O BC afirmou que os bancos centrais de países desenvolvidos e emergentes têm adotado uma postura mais contracionista em reação ao avanço da inflação, ainda que, em parte dessas economias, as taxas de juros correntes sigam em campo avaliado como expansionista. A reprecificação da política monetária nos países avançados, o aumento da aversão a risco e a mudança da perspectiva de crescimento econômico têm impactado as condições financeiras tanto de países avançados quanto de emergentes. O Comitê discutiu também os crescentes riscos em torno de uma desaceleração global em ambiente de inflação significativamente pressionada.
No âmbito doméstico, o conjunto dos indicadores de atividade econômica divulgado desde a última reunião do Copom indica um crescimento acima do que era esperado pelo Comitê. Indicadores relativos ao mercado de trabalho seguem em recuperação e a divulgação do PIB do primeiro trimestre apontou ritmo de atividade acima do esperado, elevando o carregamento estatístico para este ano. O consumo das famílias segue contribuindo positivamente, enquanto, no último trimestre, a formação bruta de capital fixo contribuiu negativamente.
Segundo o BC, a inflação ao consumidor segue elevada, com alta disseminada entre vários componentes, se mostrando mais persistente que o antecipado. A inflação de serviços e de bens industriais se mantém alta, e os recentes choques continuam levando a um forte aumento nos componentes ligados a alimentos e combustíveis.

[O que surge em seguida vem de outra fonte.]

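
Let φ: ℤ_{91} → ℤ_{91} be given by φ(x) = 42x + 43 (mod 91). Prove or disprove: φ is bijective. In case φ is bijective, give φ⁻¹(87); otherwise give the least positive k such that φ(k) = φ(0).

13

We have gcd(42, 91) = 7 > 1. Taking a = 0 and b = 13: φ(0) = 43 and φ(13) = 42·13 + 43 = 589 ≡ 43 (mod 91).
So φ(0) = φ(13) while 0 ≠ 13, thus φ is not injective, hence not bijective.
Since φ is not bijective, we find the least positive k with φ(k) = φ(0): this means 42k ≡ 0 (mod 91), i.e. 91 ∣ 42k. Since gcd(42, 91) = 7, dividing through by 7 this holds exactly when 13 ∣ 6k, and as gcd(6, 13) = 1, exactly when 13 ∣ k.
The smallest positive such k is 13.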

As leituras recentes vieram acima do esperado e a surpresa ocorreu tanto em componentes mais voláteis como naqueles mais associados à inflação subjacente. Os componentes mais sensíveis ao ciclo econômico e à política monetária seguem com inflação elevada e as diversas medidas de inflação subjacente aceleraram, mantendo-se acima do intervalo compatível com o cumprimento da meta para a inflação. As expectativas de inflação para 2022, 2023 e 2024 apuradas pela pesquisa Focus encontram-se em torno de 8,5%, 4,7% e 3,25%, respectivamente.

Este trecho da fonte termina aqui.